Granted, he did not mention their names, but he might just as well have done so, because after publicly describing the incidence, all the attendees had to do was look around in search of the culprits. If the GC president could so nonchalantly model this shaming behavior during a Sabbath service, imagine how emboldened the average “oversight” committee member at the local level might be.
But does shaming, especially in matters of conscience, work as corrective? And is it Christian?
The president’s hardening public antipathy against women pastors has been gradual, giving the church time to engage it. But it is difficult to discern what could be fueling this sharp descent into undisguised authoritarianism, of which this shaming phenomenon is an outgrowth. On the surface it seems to be about denying women the same privileged ownership to the ministry that their male counterparts take for granted. But at its core it is about control. This is what the incessant telegraphing to women to “know their place,” and the limits nature has placed them, is all about. What else are we to make of this mass “beardedness” orchestrated by the GC leadership as we make our way to Annual Council in Battle Creek? Is it intended to intimidate and coerce? Or is it a public declaration that the church should go back to its glory days when whiskers ruled, and its bearded leaders could, with impunity, consign its female prophet to the ends of the earth (Australia)?
This is not the first time the church, in its long history, has been tempted to adopt public shaming as a corrective tool. But it is the first we’re called upon to institute it as a standing policy. The early 1980s provided the best opportunity to veer this way. The Davenport scandal was at its height. Many church leaders had succumbed to the allure of easy payoff in this Ponzi scheme costing the church millions of dollars.

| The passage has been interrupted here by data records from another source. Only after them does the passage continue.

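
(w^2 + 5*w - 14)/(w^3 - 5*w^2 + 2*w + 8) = (w + 7)/(w^2 - 3*w - 4)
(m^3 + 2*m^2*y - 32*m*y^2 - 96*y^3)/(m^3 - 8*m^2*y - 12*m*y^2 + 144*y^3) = (-m - 4*y)/(-m + 6*y)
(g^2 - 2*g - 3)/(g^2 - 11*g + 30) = (g^2 - 2*g - 3)/(g^2 - 11*g + 30)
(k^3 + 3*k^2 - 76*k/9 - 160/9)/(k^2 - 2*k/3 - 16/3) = (3*k^2 + 17*k + 20)/(3*(k + 2))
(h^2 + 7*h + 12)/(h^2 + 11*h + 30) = (h^2 + 7*h + 12)/(h^2 + 11*h + 30)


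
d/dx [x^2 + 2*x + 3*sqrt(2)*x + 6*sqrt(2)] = 2*x + 2 + 3*sqrt(2)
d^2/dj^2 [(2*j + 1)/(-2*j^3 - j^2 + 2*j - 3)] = 2*(-4*(2*j + 1)*(3*j^2 + j - 1)^2 + (12*j^2 + 4*j + (2*j + 1)*(6*j + 1) - 4)*(2*j^3 + j^2 - 2*j + 3))/(2*j^3 + j^2 - 2*j + 3)^3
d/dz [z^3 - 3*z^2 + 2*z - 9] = 3*z^2 - 6*z + 2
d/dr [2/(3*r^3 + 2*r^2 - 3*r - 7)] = 2*(-9*r^2 - 4*r + 3)/(3*r^3 + 2*r^2 - 3*r - 7)^2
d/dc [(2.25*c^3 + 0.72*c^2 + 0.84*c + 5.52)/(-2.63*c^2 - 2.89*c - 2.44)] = (-5.9175*c^4 - 13.005*c^3 - 16.3416*c^2 + 25.5216*c + 13.9032)/(6.9169*c^4 + 15.2014*c^3 + 21.1865*c^2 + 14.1032*c + 5.9536)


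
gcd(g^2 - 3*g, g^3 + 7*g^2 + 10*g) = g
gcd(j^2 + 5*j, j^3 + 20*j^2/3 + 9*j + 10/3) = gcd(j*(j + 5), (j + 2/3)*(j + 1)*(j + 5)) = j + 5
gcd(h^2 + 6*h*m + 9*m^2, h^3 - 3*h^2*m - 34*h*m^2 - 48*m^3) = h + 3*m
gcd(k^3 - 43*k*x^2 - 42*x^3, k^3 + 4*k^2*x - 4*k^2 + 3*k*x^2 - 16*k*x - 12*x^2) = k + x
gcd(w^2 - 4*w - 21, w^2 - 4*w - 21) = w^2 - 4*w - 21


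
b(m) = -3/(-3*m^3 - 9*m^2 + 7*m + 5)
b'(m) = -3*(9*m^2 + 18*m - 7)/(-3*m^3 - 9*m^2 + 7*m + 5)^2 = 3*(-9*m^2 - 18*m + 7)/(3*m^3 + 9*m^2 - 7*m - 5)^2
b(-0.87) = 0.51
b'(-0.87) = 1.35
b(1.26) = 0.46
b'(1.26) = -2.15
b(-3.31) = 0.38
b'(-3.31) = -1.51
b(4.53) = 0.01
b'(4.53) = -0.00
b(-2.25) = 0.14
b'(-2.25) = 0.01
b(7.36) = 0.00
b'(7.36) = -0.00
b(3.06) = 0.02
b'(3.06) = -0.02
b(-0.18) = -0.87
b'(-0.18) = 2.48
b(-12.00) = 0.00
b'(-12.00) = 0.00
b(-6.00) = -0.01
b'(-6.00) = -0.00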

It all came to a head in the summer of 1982 when the clamor was greatest to name names, publicly. Considering the injury the scandal had caused the church, a public outing seemed right and the least the church could do to assuage the anger and betrayal the membership felt. Another Wilson was the GC president at the time. Initially, Neal Wilson agreed to make public the names of leaders embroiled in the disgrace, but at the last minute he pulled back, contending that doing so would be embarking on a slippery slope whose end might prove regrettable. Though at the time, the elder Wilson’s decision was unsatisfying to many, I believe the passage of time has shown it was a wise one. The Davenport infraction concerned ethical and moral lapses for which public outing could arguably have been justified. To the contrary, the case involving the Unions’ decisions to do away with a two-tier ordination/commissioning arrangement in favor of a non-discriminatory system, speaks to conscience.
Even the occasional investigative committee, with clearly defined mandates, should be rare. And rarer still anything permanent. History shows that humans have a tendency, when given the opportunity to delve into others’ affairs, to go overboard. When Jesus was confronted by the mob, stones at the ready and eager to exact the death penalty from the woman accused of breaking a moral law, his parting words to her were: “Neither do I condemn thee: go, and sin no more.” In the case of these Union leaders’ refusal to discriminate based on gender, what moral law, or church belief, have they broken for which they should be publicly shamed? Or the sin they should not repeat?